Osteoarthritis of the jaw joint
Arthritis of the temporomandibular joint or destruction and damage of the disc of the temporomandibular joint occurs due to destructive forces or incorrect use of this joint. Due to the pressure on the joint, water is pushed out of the cells of the disc. Cells without water undergo cell death. In a normal state and at a young age, if the cause is removed, the regeneration process in the body compensates for this damage and the disc is repaired again.
In cases where we do not pay attention to this problem, the destruction overcomes the reconstruction and the disk is completely damaged and cannot be repaired anymore.
Stages of TMJ disorder
- Crepitus: In the early stages of the destruction of the jaw joint, crepitus or hissing or walking on snow sounds can be heard in the joint when opening and closing the mouth. This is due to the creation of a jagged surface instead of a smooth surface in the disc. The head of the jawbone moves slowly on the truncated disc, creating a hissing sound.
- Clicking: The next stage of destruction of the jaw joint disc is the rupture of the disc and the person hears a clicking sound when opening and closing the mouth. Every time the head of the condyle passes over the tear, this clicking sound is created.
- Destruction: In more advanced stages, the disc is removed and displaced and destructs, and as a result, the bone slides over the bone. At this stage, there is a possibility of jaw dislocation when opening the mouth or yawning.
Prevention of TMJ Disorder
Prevention of TMJ disorders involves maintaining good oral hygiene and avoiding habits that can lead to TMJ disorder, such as clenching or grinding of teeth. Stress management techniques, such as deep breathing exercises and meditation, can also help reduce tension in the jaw muscles.
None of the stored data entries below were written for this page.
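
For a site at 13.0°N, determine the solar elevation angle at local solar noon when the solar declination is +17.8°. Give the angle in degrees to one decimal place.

85.2°

At local solar noon the hour angle is zero, so the elevation is 90° − |φ − δ| = 90° − |13.0° − (17.8°)| = 90° − 4.8° = 85.2°.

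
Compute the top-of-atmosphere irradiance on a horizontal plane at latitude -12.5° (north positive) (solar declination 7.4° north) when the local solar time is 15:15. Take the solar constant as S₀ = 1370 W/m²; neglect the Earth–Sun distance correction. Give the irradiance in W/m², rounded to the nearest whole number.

836 W/m²

Hour angle H = 15° × (15.25 − 12) = 48.75°.
With φ = -12.5°, δ = 7.4°, H = 48.75°: sin φ sin δ = -0.0279, cos φ cos δ cos H = 0.6384, so cos θ_z = 0.6105.
Top-of-atmosphere irradiance = S₀ cos θ_z = 1370 × 0.6105 = 836.39 W/m².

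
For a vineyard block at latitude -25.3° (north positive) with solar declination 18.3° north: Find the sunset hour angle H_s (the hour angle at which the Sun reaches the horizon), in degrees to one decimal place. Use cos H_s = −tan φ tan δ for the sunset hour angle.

The sunset hour angle satisfies cos H_s = −tan φ tan δ = 0.1563, giving H_s = 81.01°.

81.0°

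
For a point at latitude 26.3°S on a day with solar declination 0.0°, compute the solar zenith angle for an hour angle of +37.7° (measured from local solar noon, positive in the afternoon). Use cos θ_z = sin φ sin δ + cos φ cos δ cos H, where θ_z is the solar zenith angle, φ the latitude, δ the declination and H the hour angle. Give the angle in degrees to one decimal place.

44.8°

With φ = -26.3°, δ = 0.0°, H = 37.70°: sin φ sin δ = 0.0000, cos φ cos δ cos H = 0.7093, so cos θ_z = 0.7093.
θ_z = arccos(0.7093) = 44.82°.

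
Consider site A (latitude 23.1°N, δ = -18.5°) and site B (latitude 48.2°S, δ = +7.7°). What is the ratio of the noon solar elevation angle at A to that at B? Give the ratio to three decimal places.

1.419

A: 90° − |23.1 − (-18.5)| = 48.40°.
B: 90° − |-48.2 − (7.7)| = 34.10°.
Ratio A/B = 48.4000 / 34.1000 = 1.4194.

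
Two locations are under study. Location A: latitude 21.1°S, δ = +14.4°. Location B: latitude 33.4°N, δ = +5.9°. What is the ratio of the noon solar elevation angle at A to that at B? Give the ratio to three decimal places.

A: 90° − |-21.1 − (14.4)| = 54.50°.
B: 90° − |33.4 − (5.9)| = 62.50°.
Ratio A/B = 54.5000 / 62.5000 = 0.8720.

0.872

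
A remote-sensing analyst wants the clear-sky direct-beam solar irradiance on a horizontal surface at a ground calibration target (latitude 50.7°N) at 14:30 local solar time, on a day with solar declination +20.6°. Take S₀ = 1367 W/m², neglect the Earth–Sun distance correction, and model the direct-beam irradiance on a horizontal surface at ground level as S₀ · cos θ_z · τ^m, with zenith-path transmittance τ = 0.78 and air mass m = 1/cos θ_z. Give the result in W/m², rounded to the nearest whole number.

727 W/m²

Hour angle H = 15° × (14.5 − 12) = 37.50°.
cos θ_z = sin(50.7°) sin(20.6°) + cos(50.7°) cos(20.6°) cos(37.50°) = 0.2723 + 0.4704 = 0.7427.
Air mass m = 1/cos θ_z = 1/0.7427 = 1.346; τ^m = 0.78^1.346 = 0.7157.
Surface direct beam = 1367 × 0.7427 × 0.7157 = 726.63 W/m².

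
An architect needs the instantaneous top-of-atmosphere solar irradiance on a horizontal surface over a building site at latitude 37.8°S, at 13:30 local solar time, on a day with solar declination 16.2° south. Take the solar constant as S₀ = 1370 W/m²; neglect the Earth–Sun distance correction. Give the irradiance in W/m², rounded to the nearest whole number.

Hour angle H = 15° × (13.5 − 12) = 22.50°.
cos θ_z = sin φ sin δ + cos φ cos δ cos H = (-0.6129)(-0.2790) + (0.7902)(0.9603)(0.9239) = 0.8721.
Top-of-atmosphere irradiance = S₀ cos θ_z = 1370 × 0.8721 = 1194.78 W/m².

1195 W/m²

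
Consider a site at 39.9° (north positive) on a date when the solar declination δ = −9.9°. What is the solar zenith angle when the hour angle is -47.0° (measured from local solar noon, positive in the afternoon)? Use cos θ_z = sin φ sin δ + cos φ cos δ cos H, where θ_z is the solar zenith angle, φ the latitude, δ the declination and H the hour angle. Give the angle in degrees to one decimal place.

66.1°

With φ = 39.9°, δ = -9.9°, H = -47.00°: sin φ sin δ = -0.1103, cos φ cos δ cos H = 0.5154, so cos θ_z = 0.4051.
θ_z = arccos(0.4051) = 66.10°.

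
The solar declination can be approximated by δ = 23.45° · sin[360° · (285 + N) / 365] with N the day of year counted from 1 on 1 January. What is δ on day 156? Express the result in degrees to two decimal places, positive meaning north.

360 × (285 + 156) / 365 = 434.959°; sin(434.959°) = 0.9657.
δ = 23.45 × 0.9657 = 22.646° ≈ +22.65°.

+22.65°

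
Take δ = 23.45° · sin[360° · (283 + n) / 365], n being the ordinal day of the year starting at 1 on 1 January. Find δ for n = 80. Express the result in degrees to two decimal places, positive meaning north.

360 × (283 + 80) / 365 = 358.027°; sin(358.027°) = -0.0344.
δ = 23.45 × -0.0344 = -0.807° ≈ -0.81°.

-0.81°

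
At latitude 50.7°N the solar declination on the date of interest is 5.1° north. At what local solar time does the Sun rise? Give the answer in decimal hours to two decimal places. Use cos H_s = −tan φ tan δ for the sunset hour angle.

5.58 h

cos H_s = −tan(50.7°) · tan(5.1°) = -0.1090, so H_s = arccos(-0.1090) = 96.26°.
Sunrise is at 12 − H_s/15 = 12 − 6.417 = 5.583 h local solar time.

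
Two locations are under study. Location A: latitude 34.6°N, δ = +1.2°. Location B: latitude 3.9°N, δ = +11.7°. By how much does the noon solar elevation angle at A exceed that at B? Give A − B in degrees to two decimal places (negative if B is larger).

A: 90° − |34.6 − (1.2)| = 56.60°.
B: 90° − |3.9 − (11.7)| = 82.20°.
A − B = 56.60 − 82.20 = -25.60°.

-25.60°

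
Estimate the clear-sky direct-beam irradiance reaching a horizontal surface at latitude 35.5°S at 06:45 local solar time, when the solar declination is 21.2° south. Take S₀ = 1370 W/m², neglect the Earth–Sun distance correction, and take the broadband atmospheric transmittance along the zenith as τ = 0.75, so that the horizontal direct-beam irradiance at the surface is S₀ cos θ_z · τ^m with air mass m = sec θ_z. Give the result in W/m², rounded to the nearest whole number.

220 W/m²

Hour angle H = 15° × (6.75 − 12) = -78.75°.
cos θ_z = sin φ sin δ + cos φ cos δ cos H = (-0.5807)(-0.3616) + (0.8141)(0.9323)(0.1951) = 0.3581.
Air mass m = 1/cos θ_z = 1/0.3581 = 2.793; τ^m = 0.75^2.793 = 0.4478.
Surface direct beam = 1370 × 0.3581 × 0.4478 = 219.69 W/m².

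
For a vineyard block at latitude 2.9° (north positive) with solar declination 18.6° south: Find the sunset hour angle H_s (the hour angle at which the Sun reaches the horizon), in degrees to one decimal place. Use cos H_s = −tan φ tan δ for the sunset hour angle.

The sunset hour angle satisfies cos H_s = −tan φ tan δ = 0.0170, giving H_s = 89.03°.

89.0°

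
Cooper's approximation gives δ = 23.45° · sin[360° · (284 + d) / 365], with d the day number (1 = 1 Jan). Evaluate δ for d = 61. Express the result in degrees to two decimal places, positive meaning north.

-7.91°

360 × (284 + 61) / 365 = 340.274°; sin(340.274°) = -0.3375.
δ = 23.45 × -0.3375 = -7.914° ≈ -7.91°.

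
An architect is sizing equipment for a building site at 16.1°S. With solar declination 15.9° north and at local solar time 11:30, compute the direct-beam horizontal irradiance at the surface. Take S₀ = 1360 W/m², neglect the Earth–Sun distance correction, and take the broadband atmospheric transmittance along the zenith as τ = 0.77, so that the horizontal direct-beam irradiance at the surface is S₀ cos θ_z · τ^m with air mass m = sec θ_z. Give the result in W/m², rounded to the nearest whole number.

837 W/m²

Hour angle H = 15° × (11.5 − 12) = -7.50°.
cos θ_z = sin φ sin δ + cos φ cos δ cos H = (-0.2773)(0.2740) + (0.9608)(0.9617)(0.9914) = 0.8401.
Air mass m = 1/cos θ_z = 1/0.8401 = 1.190; τ^m = 0.77^1.190 = 0.7327.
Surface direct beam = 1360 × 0.8401 × 0.7327 = 837.14 W/m².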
It’s important to note that not all cases of TMJ disorder require medical treatment. In some cases, the symptoms may resolve on their own with rest and home care, such as applying ice packs to the affected area and avoiding hard, chewy foods. However, if the symptoms persist or worsen over time, it’s important to seek medical attention.
It’s also important to maintain regular dental check-ups and cleanings to prevent the development of dental problems that can contribute to TMJ disorders. Your dentist can assess the alignment of your teeth and recommend any necessary orthodontic treatments to correct any issues that may be contributing to your TMJ disorder.
TMJ disorder is a common condition that affects the joint connecting the jawbone to the skull. It can cause a wide range of symptoms, including pain, clicking or popping sounds, and difficulty chewing. The exact cause of TMJ disorders is often difficult to determine, but there are several factors that may contribute to its development. Treatment options include medication, physical therapy, splints or mouthguards, and surgery in severe cases. Prevention involves maintaining good oral hygiene, avoiding habits that can lead to TMJ disorder, and seeking medical attention if you experience any symptoms. Regular dental check-ups and cleanings can also help prevent the development of dental problems that may contribute to TMJ disorders.